A criança portadora de doença cardíaca congênita e o adoecer as emoções e dos sentimentos de sua família.
Edna G. Levy

O coração está associado à vida e à morte. É o primeiro órgão do corpo humano a iniciar sua formação, na 3a semana de gestação, e a alcançar um maior desenvolvimento na 4º ou 5º semana, batendo em ritmo regular e compassado, sendo também o último órgão a parar de funcionar, simbolizando o fim de uma existência.

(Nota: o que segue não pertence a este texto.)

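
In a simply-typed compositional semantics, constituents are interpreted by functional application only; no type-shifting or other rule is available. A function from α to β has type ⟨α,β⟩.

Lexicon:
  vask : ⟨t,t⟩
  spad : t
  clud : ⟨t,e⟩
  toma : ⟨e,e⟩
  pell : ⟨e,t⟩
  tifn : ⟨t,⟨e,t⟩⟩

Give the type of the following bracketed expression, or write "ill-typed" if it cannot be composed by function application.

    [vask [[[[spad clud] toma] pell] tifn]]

[spad clud] — clud of type ⟨t,e⟩ combines with spad of type t: type e.
[[spad clud] toma] — toma of type ⟨e,e⟩ combines with [spad clud] of type e: type e.
[[[spad clud] toma] pell] — pell of type ⟨e,t⟩ combines with [[spad clud] toma] of type e: type t.
[[[[spad clud] toma] pell] tifn] — tifn of type ⟨t,⟨e,t⟩⟩ combines with [[[spad clud] toma] pell] of type t: type ⟨e,t⟩.
[vask [[[[spad clud] toma] pell] tifn]]: ⟨t,t⟩ with ⟨e,t⟩ — neither is a function whose domain matches the other; composition fails here.

ill-typed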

Há milênios o simbolismo do coração assume as mais diversas formas: símbolo do amor profundo e verdadeiro, das emoções que não obedecem à razão: “Amar de todo o coração”; na definição de caráter e índole: “Puro de coração”; ter coragem e ânimo: “Não lhe falta coração para a luta”; do centro, a parte mais importante de um lugar: “O coração da cidade”. Desde muito pequeninos entendemos perfeitamente quando ouvimos de nossos pais: “você mora no meu coração” e, sem precisarmos de maiores explicações, sentimo-nos plenamente amados, tranqüilos e seguros.

Assim, criou-se uma mística em torno do coração, considerado uma fonte de vida e a suposta sede da sensibilidade moral e afetiva. Diante de tamanha importância atribuída a este órgão, pode-se imaginar como essa carga simbólica interfere no equilíbrio emocional de uma família, ao saber que seu filho/a nasceu com uma malformação no coração. Poucas doenças são tão assustadoras quanto as cardíacas, pois são sentidas como ameaça à vida, gerando ansiedade e angústia.

O coração é, de fato, o centro vital do ser humano, atua como uma máquina pulsante, bombeando o sangue oxigenado, que é o fluido da vida, para todos os órgãos do corpo humano.

De acordo com artigo “Cardiopatia congênita no recém-nascido”, de Rivera, I.R., e outros, publicado no Arquivo Brasileiro de Cardiologia, Vol.89, nº 1, Julho de 2007, no Brasil, treze (13) em cada mil (1000) crianças nascem com alguma malformação anatômica e funcional no coração.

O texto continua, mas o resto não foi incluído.